当我想按 article_published_field 对结果进行排序时出现问题。例如:
explain (analyze, buffers)
select *
from (
select distinct on (article_id) article_id, id, article_published_date
from prediction
order by article_id, prediction_date desc
) most_recent_predictions
order by article_published_date desc
limit 3;
这可行,但查询需要大约 3-4 秒才能到达 运行,这使得直接使用它来响应 Web 请求太慢了。
这里是解释计划:
Limit (cost=558262.52..558262.53 rows=3 width=12) (actual time=4748.977..4748.979 rows=3 loops=1)
Buffers: shared hit=7621849 read=9051
-> Sort (cost=558262.52..560851.50 rows=1035593 width=12) (actual time=4748.975..4748.976 rows=3 loops=1)
Sort Key: most_recent_predictions.article_published_date DESC
Sort Method: top-N heapsort Memory: 25kB
Buffers: shared hit=7621849 read=9051
-> Subquery Scan on most_recent_predictions (cost=0.43..544877.67 rows=1035593 width=12) (actual time=0.092..4508.464 rows=1670807 loops=1)
Buffers: shared hit=7621849 read=9051
-> Result (cost=0.43..534521.74 rows=1035593 width=16) (actual time=0.092..4312.916 rows=1670807 loops=1)
Buffers: shared hit=7621849 read=9051
-> Unique (cost=0.43..534521.74 rows=1035593 width=16) (actual time=0.090..4056.644 rows=1670807 loops=1)
Buffers: shared hit=7621849 read=9051
-> Index Scan using prediction_article_id_prediction_date_idx on prediction (cost=0.43..515295.09 rows=7690662 width=16) (actual time=0.089..3248.250 rows=7690662 loops=1)
Buffers: shared hit=7621849 read=9051
Planning Time: 0.130 ms
Execution Time: 4749.007 ms
有什么方法可以使这个查询运行更快,还是我必须求助于刷新物化视图或设置触发系统来快速获取此数据?
供参考:
prediction table 有 770 万行prediction tablearticle_id
(article_id, prediciton_date desc) 上有一个索引,article_published_date descVACUUM ANALYSE 已经 运行
您 可以尝试 的一件事是使用 window 函数 ROW_NUMBER() OVER(...) 而不是 DISTINCT ON()(这意味着对 ORDER BY 子句)。此方法在功能上等同于您的第二个查询,并且可能能够利用现有索引:
SELECT *
FROM (
SELECT
article_id,
id,
article_published_date,
ROW_NUMBER() OVER(PARTITION BY article_id ORDER BY prediction_date DESC) rn
FROM prediction
) x WHERE rn = 1
ORDER BY article_published_date DESC
LIMIT 3;
不知你能否完成这项工作:
select article_id, id, article_published_date
from prediction p
where p.prediction_date = (select max(p2.prediction_date)
from prediction p2
where p2.article_id = p.article_id
)
order by article_published_date desc;
然后使用这两个索引:
(article_published_date desc, prediction_date, article_id, id)(article_id, prediction_date desc).
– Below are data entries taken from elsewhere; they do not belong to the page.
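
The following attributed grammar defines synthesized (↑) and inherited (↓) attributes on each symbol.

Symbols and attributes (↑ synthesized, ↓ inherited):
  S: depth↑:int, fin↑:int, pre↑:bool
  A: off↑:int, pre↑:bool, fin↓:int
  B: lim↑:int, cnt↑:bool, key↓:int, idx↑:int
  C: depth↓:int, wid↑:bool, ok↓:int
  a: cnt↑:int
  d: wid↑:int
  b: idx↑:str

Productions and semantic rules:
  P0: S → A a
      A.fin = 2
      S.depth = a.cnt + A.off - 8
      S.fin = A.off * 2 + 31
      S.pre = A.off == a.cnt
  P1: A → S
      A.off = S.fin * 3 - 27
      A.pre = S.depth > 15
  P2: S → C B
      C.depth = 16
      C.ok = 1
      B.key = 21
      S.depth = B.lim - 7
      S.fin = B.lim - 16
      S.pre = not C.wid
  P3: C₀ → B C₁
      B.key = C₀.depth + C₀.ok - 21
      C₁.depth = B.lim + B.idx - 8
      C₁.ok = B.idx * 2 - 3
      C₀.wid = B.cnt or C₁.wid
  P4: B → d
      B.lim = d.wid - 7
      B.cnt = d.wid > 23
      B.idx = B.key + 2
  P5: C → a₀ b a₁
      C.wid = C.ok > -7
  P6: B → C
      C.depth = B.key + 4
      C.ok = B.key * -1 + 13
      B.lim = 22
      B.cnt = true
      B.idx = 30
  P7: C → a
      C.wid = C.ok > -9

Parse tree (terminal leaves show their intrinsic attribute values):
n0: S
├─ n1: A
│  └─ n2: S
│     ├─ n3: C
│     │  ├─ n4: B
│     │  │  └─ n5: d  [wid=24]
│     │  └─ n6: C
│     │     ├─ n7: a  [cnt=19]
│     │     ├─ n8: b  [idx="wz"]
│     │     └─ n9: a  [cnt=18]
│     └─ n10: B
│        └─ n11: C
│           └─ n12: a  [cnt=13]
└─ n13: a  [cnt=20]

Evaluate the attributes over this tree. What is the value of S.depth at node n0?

3

1. n1.fin = 2  [2]
2. n3.depth = 16  [16]
3. n3.ok = 1  [1]
4. n4.key = -4  [C₀.depth + C₀.ok - 21]
5. n5.wid = 24  [terminal]
6. n4.lim = 17  [d.wid - 7]
7. n4.cnt = true  [d.wid > 23]
8. n4.idx = -2  [B.key + 2]
9. n6.depth = 7  [B.lim + B.idx - 8]
10. n6.ok = -7  [B.idx * 2 - 3]
11. n7.cnt = 19  [terminal]
12. n8.idx = "wz"  [terminal]
13. n9.cnt = 18  [terminal]
14. n6.wid = false  [C.ok > -7]
15. n3.wid = true  [B.cnt or C₁.wid]
16. n10.key = 21  [21]
17. n11.depth = 25  [B.key + 4]
18. n11.ok = -8  [B.key * -1 + 13]
19. n12.cnt = 13  [terminal]
20. n11.wid = true  [C.ok > -9]
21. n10.lim = 22  [22]
22. n10.cnt = true  [true]
23. n10.idx = 30  [30]
24. n2.depth = 15  [B.lim - 7]
25. n2.fin = 6  [B.lim - 16]
26. n2.pre = false  [not C.wid]
27. n1.off = -9  [S.fin * 3 - 27]
28. n1.pre = false  [S.depth > 15]
29. n13.cnt = 20  [terminal]
30. n0.depth = 3  [a.cnt + A.off - 8]
31. n0.fin = 13  [A.off * 2 + 31]
32. n0.pre = false  [A.off == a.cnt]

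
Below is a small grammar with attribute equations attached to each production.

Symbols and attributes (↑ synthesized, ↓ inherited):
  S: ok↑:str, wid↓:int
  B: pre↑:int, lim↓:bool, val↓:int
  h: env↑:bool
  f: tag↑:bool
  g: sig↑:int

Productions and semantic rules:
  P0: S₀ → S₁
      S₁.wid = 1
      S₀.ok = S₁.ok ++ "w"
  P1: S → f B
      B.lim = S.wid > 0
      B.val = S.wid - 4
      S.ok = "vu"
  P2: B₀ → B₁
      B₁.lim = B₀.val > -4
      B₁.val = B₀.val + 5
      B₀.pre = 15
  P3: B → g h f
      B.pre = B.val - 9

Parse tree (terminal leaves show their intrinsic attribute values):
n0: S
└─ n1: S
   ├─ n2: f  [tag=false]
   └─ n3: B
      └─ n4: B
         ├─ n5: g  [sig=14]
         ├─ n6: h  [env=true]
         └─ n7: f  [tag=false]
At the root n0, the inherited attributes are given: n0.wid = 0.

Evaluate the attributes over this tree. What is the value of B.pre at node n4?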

虽然您只需要少量的结果行(在您的示例中为 LIMIT 3),并且如果 article_published_date 和 prediction_date 之间存在任何正相关,则此查询应该彻底更快,因为它只需要从添加索引的顶部扫描几个元组(并重新检查第二个索引):
有这两个索引:
CREATE INDEX ON prediction (article_published_date DESC, prediction_date DESC, article_id DESC);
CREATE INDEX ON prediction (article_id, prediction_date DESC);
递归查询:
WITH RECURSIVE cte AS (
(
SELECT p.article_published_date, p.article_id, p.prediction_date, ARRAY[p.article_id] AS a_ids
FROM prediction p
WHERE NOT EXISTS ( -- no later row for same article
SELECT FROM prediction
WHERE article_id = p.article_id
AND prediction_date > p.prediction_date
)
ORDER BY p.article_published_date DESC, p.prediction_date DESC, p.article_id DESC
LIMIT 1
)
UNION ALL
SELECT p.article_published_date, p.article_id, p.prediction_date, a_ids || p.article_id
FROM cte c, LATERAL (
SELECT p.article_published_date, p.article_id, p.prediction_date
FROM prediction p
WHERE (p.article_published_date, p.prediction_date, p.article_id)
< (c.article_published_date, c.prediction_date, c.article_id)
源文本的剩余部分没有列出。